Ce sont ces techniques de lecture dialogique qui ont notamment inspiré le dispositif Parler Bambin et ses ateliers « Petits parleurs ». Techniques qui suscitent chez nombres de spécialistes et d’acteurs de terrain français de fortes réserves. En 2015 nous avions publié le compte-rendu d’un colloque organisé par le collectif Construire ensemble la politique de l’enfance (CEP-Enfance). Nous avions alors assisté à un atelier regroupant pédopsychiatres, psychanalystes, puéricultrices, enseignants, élus. Pierre Suesser, médecin de PMI, avait lu un extrait du rapport de Terra Nova de 2014 qui décrivait dans le détail les principes de la lecture dialogique. La réaction avait été unanime : une indignation immédiate, exprimée notamment par Marie Bonnafé, Présidente de l’association Accès et Nicole Dreyer, adjointe en charge de la famille et de la petite enfance à Strasbourg. « Vive l’ennui ! Il faut de la créativité ! » s’était écriée l’une des participantes.

L’opposition à ces méthodes issues de la psycho éducation, de la psychologie du développement et des techniques comportementales n’a pas beaucoup faibli depuis. On l’a vu avec la parution récente d’un livre collectif très à charge contre le dispositif Parler Bambin (nous l’avons chroniqué et les auteurs nous ont répondu). Il se trouve que Daniel Willingham, grand spécialiste du développement cognitif et des apprentissages n’est lui non plus pas très adepte de la lecture dialogique. Il l’a écrit dans un livre essentiel, « Raising kids who read » (Elever des enfants qui lisent) : la lecture du soir doit rester la lecture du soir, c’est à dire un moment de plaisir. Mais, et c’est un « mais » capital, ce spécialiste n’en déduit pas pour autant que ces méthodes ne doivent pas être transmises aux parents, notamment les plus défavorisés. Dans un autre texte très argumenté, publié sur son blog, il rappelle ainsi qu’il n’y a aujourd’hui plus de doute sur le fait que les enfants des milieux populaires voire pauvres sont moins performants sur le plan du langage, ce qui les pénalise ensuite à l’école. Et qu’il peut donc apparaître justifié d’informer ces parents des méthodes les plus efficaces pour le développement du langage. Les études montrent en effet que les familles de faible niveau socio-économique ont beaucoup moins recours à cette lecture partagée, bien plus pratiquée par les milieux plus éduqués et aisés.

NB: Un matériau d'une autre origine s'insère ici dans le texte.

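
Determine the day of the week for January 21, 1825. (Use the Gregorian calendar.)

Friday

Doomsday rule: the anchor day for the 1800s is Friday. For year 25: 25÷12 = 2 r 1, and 1÷4 = 0, so 2+1+0 = 3.
Friday + 3 ≡ Monday — that's 1825's doomsday.
In January the doomsday date is Jan 3 (1825 is not a leap year).
Jan 21 is 18 days after Jan 3; 18 mod 7 = 4, so Monday + 4 = Friday.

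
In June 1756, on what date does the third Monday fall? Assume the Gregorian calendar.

June 21, 1756

June 1, 1756 is a Tuesday.
The first Monday is therefore June 7 (6 days later).
The third Monday is 7 + 2×7 = June 21.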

C’est ici que réside selon nous l’angle mort de la réflexion des opposants français à Parler Bambin (et de façon plus globale aux interventions de psycho éducation précoces et ciblées) : ils contestent non seulement l’effectivité de la méthode mais aussi, pour un grand nombre d’entre eux, le pré supposé de départ, c’est à dire l’inégalité langagière des enfants selon leur origine socio-économique, et brandissent comme argument définitif le risque de stigmatisation. Cette inégalité est aujourd’hui pourtant bien documentée et ces interventions précoces sont élaborées dans la perspective de les réduire.

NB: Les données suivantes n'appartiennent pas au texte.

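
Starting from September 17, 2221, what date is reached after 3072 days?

+365 (one year) → Sep 17, 2222 (2707 left).
+365 (one year) → Sep 17, 2223 (2342 left).
+366 (one year; includes Feb 29, 2224) → Sep 17, 2224 (1976 left).
+365 (one year) → Sep 17, 2225 (1611 left).
+365 (one year) → Sep 17, 2226 (1246 left).
+365 (one year) → Sep 17, 2227 (881 left).
+366 (one year; includes Feb 29, 2228) → Sep 17, 2228 (515 left).
+365 (one year) → Sep 17, 2229 (150 left).
Sep has 30 days: +14 → Oct 1, 2229 (136 left).
Oct has 31 days: +31 → Nov 1, 2229 (105 left).
Nov has 30 days: +30 → Dec 1, 2229 (75 left).
Dec has 31 days: +31 → Jan 1, 2230 (44 left).
Jan has 31 days: +31 → Feb 1, 2230 (13 left).
+13 → Feb 14, 2230.

February 14, 2230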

Une méthode efficace pour stimuler le langage

Il est donc très utile de savoir ce que montrent ou pas les données relatives à ces interventions, notamment lorsqu’elles sont menées auprès de populations plus vulnérables. L’équipe de Nicholas Dowdall a retenu 19 études, soit 2594 dyades parent-enfant avec des enfants de 8 mois à 5 ans. Le niveau socio-économique et éducatif des parents est très varié ainsi que le dosage des interventions (certaines consistent en un entretien de cinq minutes, d’autres se décomposent en 8 séances). Les résultats montrent un effet positif de ces interventions sur le langage d’expression e de réception des enfants. Cet effet n’est pas modifié par l’âge de l’enfant (qu’il ait plus ou moins de 3 ans) ni par le niveau d’éducation des parents. Ces deux données sont instructives. Elles signifient que ces interventions peuvent commencer très tôt… ou plus tard. Mais aussi que des parents moins portés sur la lecture partagée en raison de leur origine sociale peuvent tout à fait apprendre ces méthodes qui vont ensuite se révéler positives pour leur enfant. Les auteurs montrent également que ces programmes semblent tout aussi efficaces dans les pays plus pauvres. En revanche, pour produire un minimum d’effet, le dosage se révèle essentiel : plus l’intervention est intensive, plus l’effet est important. Les très brèves interventions n’ont pas d’effet. Les interventions en groupe obtiennent de meilleurs résultats.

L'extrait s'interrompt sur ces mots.